Pendant ce temps, la crise diplomatique ouverte entre l'Espagne et le Maroc continue de se jouer à Ceuta. La présence dans la ville de centaines de Marocains - certaines estimations parlent de 2 000 entre adultes et mineurs, même si c'est difficile d'être précis.
En pleine escalade du différend le ministre des Affaires étrangères, Nasser Bourita maintient la pression sur l'Espagne par rapport à l’ouverture du poste frontalier à Ceuta.
La déléguée du gouvernement, Salvadora Mateos, a assuré ce lundi que les pourparlers se poursuivaient et a exprimé sa confiance qu'un accord serait trouvé avant ce mercredi.
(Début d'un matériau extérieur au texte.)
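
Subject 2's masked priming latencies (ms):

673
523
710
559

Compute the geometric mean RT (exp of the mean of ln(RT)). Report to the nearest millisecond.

ln(RT): 6.5117, 6.2596, 6.5653, 6.3261
Mean ln(RT) = 25.6627/4 = 6.41569
Geometric mean = exp(6.41569) = 611.36 ms

611 ms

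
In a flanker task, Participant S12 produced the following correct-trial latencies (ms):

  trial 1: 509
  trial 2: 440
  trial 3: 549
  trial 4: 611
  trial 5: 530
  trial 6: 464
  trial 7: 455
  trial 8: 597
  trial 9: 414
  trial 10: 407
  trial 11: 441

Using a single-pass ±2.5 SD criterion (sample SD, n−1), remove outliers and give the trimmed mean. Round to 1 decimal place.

492.5 ms

n = 11, ΣRT = 5417, M = 492.455
Σ(x−M)² = 50932.73; s = √(50932.73/10) = 71.367
Cutoffs: 492.455 ± 2.5·71.367 → [314.0, 670.9]
No RTs fall outside the cutoffs; all 11 retained. Mean = 5417/11 = 492.455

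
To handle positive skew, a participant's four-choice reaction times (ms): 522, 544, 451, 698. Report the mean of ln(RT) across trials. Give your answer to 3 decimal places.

ln(RT): 6.2577, 6.2989, 6.1115, 6.5482
Σ ln(RT) = 25.2163
Mean = 25.2163/4 = 6.30408

6.304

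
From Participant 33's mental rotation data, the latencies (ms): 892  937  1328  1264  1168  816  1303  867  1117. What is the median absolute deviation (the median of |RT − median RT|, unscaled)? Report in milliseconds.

186 ms

Sorted: 816, 867, 892, 937, 1117, 1168, 1264, 1303, 1328 → median = 1117
|x − 1117|: 225, 180, 211, 147, 51, 301, 186, 250, 0
Sorted deviations: 0, 51, 147, 180, 186, 211, 225, 250, 301 → MAD = 186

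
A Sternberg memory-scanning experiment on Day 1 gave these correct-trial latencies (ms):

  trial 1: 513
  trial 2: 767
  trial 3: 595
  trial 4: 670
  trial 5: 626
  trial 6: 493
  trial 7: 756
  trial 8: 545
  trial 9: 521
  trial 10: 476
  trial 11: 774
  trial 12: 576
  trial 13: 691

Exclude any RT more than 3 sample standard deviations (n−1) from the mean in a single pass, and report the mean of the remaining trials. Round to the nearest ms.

n = 13, ΣRT = 8003, M = 615.615
Σ(x−M)² = 137449.08; s = √(137449.08/12) = 107.024
Cutoffs: 615.615 ± 3·107.024 → [294.5, 936.7]
No RTs fall outside the cutoffs; all 13 retained. Mean = 8003/13 = 615.615

616 ms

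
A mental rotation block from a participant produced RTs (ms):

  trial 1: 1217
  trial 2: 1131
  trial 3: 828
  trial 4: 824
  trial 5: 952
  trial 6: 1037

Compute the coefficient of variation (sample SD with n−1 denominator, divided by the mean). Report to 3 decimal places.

n = 6, Σ = 5989, M = 998.1667
Σ(x−M)² = 128462.833; s = √(128462.833/5) = 160.2890
CV = 160.2890 / 998.1667 = 0.16058

0.161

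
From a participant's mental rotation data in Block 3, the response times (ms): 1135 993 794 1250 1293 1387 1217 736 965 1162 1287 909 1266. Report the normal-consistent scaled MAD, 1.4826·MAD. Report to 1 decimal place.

194.2 ms

Sorted: 736, 794, 909, 965, 993, 1135, 1162, 1217, 1250, 1266, 1287, 1293, 1387 → median = 1162
|x − 1162| sorted: 0, 27, 55, 88, 104, 125, 131, 169, 197, 225, 253, 368, 426 → MAD = 131
Robust SD ≈ 1.4826 × 131 = 194.221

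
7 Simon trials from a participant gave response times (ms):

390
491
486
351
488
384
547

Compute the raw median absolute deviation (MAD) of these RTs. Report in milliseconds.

Sorted: 351, 384, 390, 486, 488, 491, 547 → median = 486
|x − 486|: 96, 5, 0, 135, 2, 102, 61
Sorted deviations: 0, 2, 5, 61, 96, 102, 135 → MAD = 61

61 ms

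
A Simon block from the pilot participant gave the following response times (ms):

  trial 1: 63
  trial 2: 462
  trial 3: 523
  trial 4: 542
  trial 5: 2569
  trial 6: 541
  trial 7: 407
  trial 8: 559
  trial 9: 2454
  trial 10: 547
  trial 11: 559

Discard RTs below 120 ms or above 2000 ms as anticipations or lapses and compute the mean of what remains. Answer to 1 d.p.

Excluded: 63, 2454, 2569
Retained (n=8): Σ = 4140
Mean = 4140/8 = 517.5000

517.5 ms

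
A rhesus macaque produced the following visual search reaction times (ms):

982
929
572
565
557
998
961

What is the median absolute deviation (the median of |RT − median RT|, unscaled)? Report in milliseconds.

69 ms

Sorted: 557, 565, 572, 929, 961, 982, 998 → median = 929
|x − 929|: 53, 0, 357, 364, 372, 69, 32
Sorted deviations: 0, 32, 53, 69, 357, 364, 372 → MAD = 69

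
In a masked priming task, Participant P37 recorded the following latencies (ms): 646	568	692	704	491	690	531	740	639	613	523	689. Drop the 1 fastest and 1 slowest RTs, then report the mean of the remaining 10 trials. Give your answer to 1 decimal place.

629.5 ms

Sorted: 491, 523, 531, 568, 613, 639, 646, 689, 690, 692, 704, 740
Drop lowest 1 (491) and highest 1 (740)
Remaining (n=10): Σ = 6295, mean = 6295/10 = 629.500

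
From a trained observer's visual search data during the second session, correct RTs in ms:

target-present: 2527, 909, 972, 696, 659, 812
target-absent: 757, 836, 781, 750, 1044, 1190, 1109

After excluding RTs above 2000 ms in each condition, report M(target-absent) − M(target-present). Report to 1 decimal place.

target-present: exclude 2527
M(target-present) = 4048/5 = 809.600
M(target-absent) = 6467/7 = 923.857
Difference = 923.857 − 809.600 = 114.257 ms

114.3 ms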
Si le Maroc continue de ne pas accepter ses propres ressortissants, non seulement le différend avec l'Espagne s'aggravera, mais Ceuta sera gravement lésée et compromise par un effort d'assistance dont elle n'a pas la capacité, ont prévenu les autorités espagnoles.
Aujourd'hui est le jour où le chef du Front Polisario, Brahim Ghali, témoigne devant la Cour nationale pour répondre de deux plaintes dans lesquelles il est accusé de la commission présumée de crimes contre l'humanité, de génocide et de torture, entre autres. Le sort de Ghali, le «casus belli» choisi par Rabat pour briser les hostilités, semble jouer un rôle déterminant dans la résolution d'un conflit ouvert par le pays voisin dans le but de forcer l'Espagne à reconnaître la marocanité du Sahara. Le ton utilisé par chacune des parties sera déterminant pour commencer à savoir comment Ceuta sortira de cette crise.